FAET aciona Procon após alta no preço do diesel em municípios do Tocantins

FAET aciona Procon após alta no preço do diesel em municípios do Tocantins
Fernanda CappellessoPor Fernanda Cappellesso 18 de março de 2026 8

Federação pede monitoramento e fiscalização após identificar variações expressivas no valor do combustível em 172 postos do estado

A Federação da Agricultura e Pecuária do Estado do Tocantins (FAET) acionou o Procon Tocantins após identificar variações expressivas no preço do óleo diesel em diferentes municípios do estado. A entidade protocolou um ofício solicitando o monitoramento e a fiscalização da evolução dos valores praticados no mercado local, diante de um cenário de dispersão de preços e do recente corte de tributos federais sobre o combustível.

Segundo a federação, a medida foi tomada após um levantamento técnico apontar oscilações relevantes no valor do diesel comum e do diesel S10, combustíveis considerados estratégicos para o agronegócio e para a logística do Tocantins.

Levantamento analisou 172 postos em diferentes municípios

De acordo com a FAET, a análise considerou dados de 172 postos de combustíveis distribuídos em municípios tocantinenses. O estudo reuniu pesquisas divulgadas pelo próprio Procon/TO e informações de campo levantadas pelos Sindicatos Rurais em diversas regiões do estado.

O objetivo foi avaliar o comportamento dos preços da gasolina, do etanol e, principalmente, do óleo diesel, insumo com impacto direto sobre o custo de produção no campo, o transporte de insumos, a operação de máquinas agrícolas e o escoamento da safra.

A federação afirma que o levantamento identificou dispersões relevantes de preços entre municípios e também entre postos localizados em uma mesma cidade. Além disso, relatos colhidos pelos sindicatos apontaram situações pontuais de elevação dos valores em curto intervalo de tempo.

Entidade cita desoneração federal e cobra acompanhamento local

A FAET argumenta que o acompanhamento do mercado se torna ainda mais necessário após a publicação do Decreto nº 12.875/2026, que zerou as alíquotas de PIS/Pasep e Cofins sobre o diesel, eliminando a tributação federal que incidia sobre o combustível.
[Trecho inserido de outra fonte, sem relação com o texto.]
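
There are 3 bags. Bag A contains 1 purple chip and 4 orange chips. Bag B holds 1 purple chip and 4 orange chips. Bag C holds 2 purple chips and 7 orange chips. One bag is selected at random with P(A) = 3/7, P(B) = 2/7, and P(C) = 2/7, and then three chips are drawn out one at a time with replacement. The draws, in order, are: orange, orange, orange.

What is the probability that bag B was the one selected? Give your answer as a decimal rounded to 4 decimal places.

0.2925

The likelihood of the observed sequence under each hypothesis: P(data | bag A) = (4/5)(4/5)(4/5) = 0.512; P(data | bag B) = (4/5)(4/5)(4/5) = 0.512; P(data | bag C) = (7/9)(7/9)(7/9) = 0.47051.
Weighting by the prior gives 3/7 · 0.512 = 0.21943, 2/7 · 0.512 = 0.14629, 2/7 · 0.47051 = 0.13443; with total 0.50015.
Therefore the posterior P(bag B | data) = (0.14629) / (0.50015) = 0.29249.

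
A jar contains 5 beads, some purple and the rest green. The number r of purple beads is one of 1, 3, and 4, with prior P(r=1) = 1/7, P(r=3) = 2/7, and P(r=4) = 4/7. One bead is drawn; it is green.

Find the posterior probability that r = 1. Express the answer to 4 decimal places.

Under each hypothesis, the probability of this draw is: P(data | r = 1) = (4/5) = 4/5; P(data | r = 3) = (2/5) = 2/5; P(data | r = 4) = (1/5) = 1/5.
Weighting by the prior gives 1/7 · 4/5 = 4/35, 2/7 · 2/5 = 4/35, 4/7 · 1/5 = 4/35; with total 12/35.
By Bayes' rule, P(r = 1 | data) = (4/35) / (12/35) = 1/3.

0.3333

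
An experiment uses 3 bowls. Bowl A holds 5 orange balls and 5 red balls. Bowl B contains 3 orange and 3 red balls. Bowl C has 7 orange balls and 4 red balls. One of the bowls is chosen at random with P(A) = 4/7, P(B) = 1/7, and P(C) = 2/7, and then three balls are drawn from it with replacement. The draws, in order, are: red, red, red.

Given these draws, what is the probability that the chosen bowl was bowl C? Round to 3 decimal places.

The likelihood of the observed sequence under each hypothesis: P(data | bowl A) = (5/10)(5/10)(5/10) = 0.125; P(data | bowl B) = (3/6)(3/6)(3/6) = 0.125; P(data | bowl C) = (4/11)(4/11)(4/11) = 0.048084.
Weighting by the prior gives 4/7 · 0.125 = 0.071429, 1/7 · 0.125 = 0.017857, 2/7 · 0.048084 = 0.013738; summing to 0.10302.
By Bayes' rule, P(bowl C | data) = (0.013738) / (0.10302) = 0.13335.

0.133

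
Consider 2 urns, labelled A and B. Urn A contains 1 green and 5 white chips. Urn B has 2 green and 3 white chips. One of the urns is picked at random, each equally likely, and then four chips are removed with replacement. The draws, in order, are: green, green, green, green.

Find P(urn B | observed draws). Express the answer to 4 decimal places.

Under each hypothesis, the probability of the observed sequence is: P(data | urn A) = (1/6)(1/6)(1/6)(1/6) = 0.0007716; P(data | urn B) = (2/5)(2/5)(2/5)(2/5) = 0.0256.
Multiplying each by its prior: 1/2 · 0.0007716 = 0.0003858, 1/2 · 0.0256 = 0.0128; with total 0.013186.
By Bayes' rule, P(urn B | data) = (0.0128) / (0.013186) = 0.97074.

0.9707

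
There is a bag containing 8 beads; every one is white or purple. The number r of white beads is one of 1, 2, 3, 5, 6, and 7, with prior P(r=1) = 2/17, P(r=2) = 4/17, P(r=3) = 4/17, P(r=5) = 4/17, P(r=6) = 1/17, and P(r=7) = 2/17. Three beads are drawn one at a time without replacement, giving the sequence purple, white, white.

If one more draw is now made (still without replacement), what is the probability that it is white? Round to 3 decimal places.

For each hypothesis, P(data | H) works out to: P(data | r = 1) = (7/8)(1/7)(0/6) = 0; P(data | r = 2) = (6/8)(2/7)(1/6) = 1/28; P(data | r = 3) = (5/8)(3/7)(2/6) = 5/56; P(data | r = 5) = (3/8)(5/7)(4/6) = 5/28; P(data | r = 6) = (2/8)(6/7)(5/6) = 5/28; P(data | r = 7) = (1/8)(7/7)(6/6) = 1/8.
Multiplying each by its prior: 2/17 · 0 = 0, 4/17 · 1/28 = 1/119, 4/17 · 5/56 = 5/238, 4/17 · 5/28 = 5/119, 1/17 · 5/28 = 5/476, 2/17 · 1/8 = 1/68; these sum to 23/238.
The posterior is then P(r = 1 | data) = 0, P(r = 2 | data) = 2/23, P(r = 3 | data) = 5/23, P(r = 5 | data) = 10/23, P(r = 6 | data) = 5/46, P(r = 7 | data) = 7/46.
The predictive probability is P(white next | data) = (0)(2/23) + (1/5)(5/23) + (3/5)(10/23) + (4/5)(5/46) + (1)(7/46) = 25/46.

0.543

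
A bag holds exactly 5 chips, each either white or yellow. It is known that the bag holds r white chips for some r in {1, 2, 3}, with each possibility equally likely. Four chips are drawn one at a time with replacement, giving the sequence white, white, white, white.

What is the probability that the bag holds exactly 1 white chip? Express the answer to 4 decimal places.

0.0102

Under each hypothesis, the probability of the observed sequence is: P(data | r = 1) = (1/5)(1/5)(1/5)(1/5) = 0.0016; P(data | r = 2) = (2/5)(2/5)(2/5)(2/5) = 0.0256; P(data | r = 3) = (3/5)(3/5)(3/5)(3/5) = 0.1296.
The prior-weighted likelihoods are 1/3 · 0.0016 = 0.00053333, 1/3 · 0.0256 = 0.0085333, 1/3 · 0.1296 = 0.0432; these sum to 0.052267.
By Bayes' rule, P(r = 1 | data) = (0.00053333) / (0.052267) = 0.010204.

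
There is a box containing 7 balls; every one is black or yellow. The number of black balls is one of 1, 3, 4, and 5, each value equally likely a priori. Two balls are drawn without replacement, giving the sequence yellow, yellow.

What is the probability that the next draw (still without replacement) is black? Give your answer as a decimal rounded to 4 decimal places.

The likelihood of the observed sequence under each hypothesis: P(data | r = 1) = (6/7)(5/6) = 5/7; P(data | r = 3) = (4/7)(3/6) = 2/7; P(data | r = 4) = (3/7)(2/6) = 1/7; P(data | r = 5) = (2/7)(1/6) = 1/21.
Weighting by the prior gives 1/4 · 5/7 = 5/28, 1/4 · 2/7 = 1/14, 1/4 · 1/7 = 1/28, 1/4 · 1/21 = 1/84; these sum to 25/84.
The posterior is then P(r = 1 | data) = 3/5, P(r = 3 | data) = 6/25, P(r = 4 | data) = 3/25, P(r = 5 | data) = 1/25.
The predictive probability is P(black next | data) = (1/5)(3/5) + (3/5)(6/25) + (4/5)(3/25) + (1)(1/25) = 2/5.

0.4000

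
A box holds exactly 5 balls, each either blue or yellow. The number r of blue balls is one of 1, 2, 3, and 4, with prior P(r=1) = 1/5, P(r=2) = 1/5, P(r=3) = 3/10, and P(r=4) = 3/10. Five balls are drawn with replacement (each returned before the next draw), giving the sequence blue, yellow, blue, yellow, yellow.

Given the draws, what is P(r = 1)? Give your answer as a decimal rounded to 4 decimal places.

For each hypothesis, P(data | H) works out to: P(data | r = 1) = (1/5)(4/5)(1/5)(4/5)(4/5) = 0.02048; P(data | r = 2) = (2/5)(3/5)(2/5)(3/5)(3/5) = 0.03456; P(data | r = 3) = (3/5)(2/5)(3/5)(2/5)(2/5) = 0.02304; P(data | r = 4) = (4/5)(1/5)(4/5)(1/5)(1/5) = 0.00512.
Multiplying each by its prior: 1/5 · 0.02048 = 0.004096, 1/5 · 0.03456 = 0.006912, 3/10 · 0.02304 = 0.006912, 3/10 · 0.00512 = 0.001536; summing to 0.019456.
Therefore the posterior P(r = 1 | data) = (0.004096) / (0.019456) = 0.21053.

0.2105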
Na avaliação da entidade, a redução dos tributos federais exige maior atenção sobre a dinâmica de formação de preços no estado, especialmente para verificar se a desoneração está sendo efetivamente repassada ao consumidor final.

Em paralelo, a Confederação da Agricultura e Pecuária do Brasil (CNA) já havia encaminhado ao Ministério da Fazenda um pedido de redução temporária dos tributos federais sobre o diesel, apontando os impactos da alta do combustível sobre os custos da produção agropecuária e sobre a economia nacional.

Diesel é insumo central para o agro tocantinense

A federação ressalta que o óleo diesel está entre os principais insumos operacionais do setor agropecuário. O combustível é utilizado em tratores, colheitadeiras, caminhões e em toda a cadeia logística do campo, o que faz com que qualquer variação relevante no preço tenha efeito direto sobre a competitividade da produção rural.

Para o presidente da FAET, Paulo Carneiro, a solicitação ao Procon busca garantir transparência e acompanhamento técnico do mercado diante das mudanças tributárias recentes.

“A FAET solicita ao Procon/TO o monitoramento e a fiscalização da evolução dos preços do óleo diesel no Estado do Tocantins, especialmente após a adoção das medidas federais de desoneração tributária recentemente anunciadas”, afirmou.

Relatório técnico foi encaminhado ao órgão

A FAET informou que encaminhou ao Procon um relatório técnico com os dados consolidados no estado e disse que permanece à disposição para colaborar com informações complementares que possam contribuir com o acompanhamento da evolução dos preços no mercado de combustíveis.

A movimentação da entidade ocorre em um momento em que o custo do diesel segue no centro das preocupações do setor produtivo, especialmente em um estado com forte dependência da logística rodoviária e da atividade agropecuária.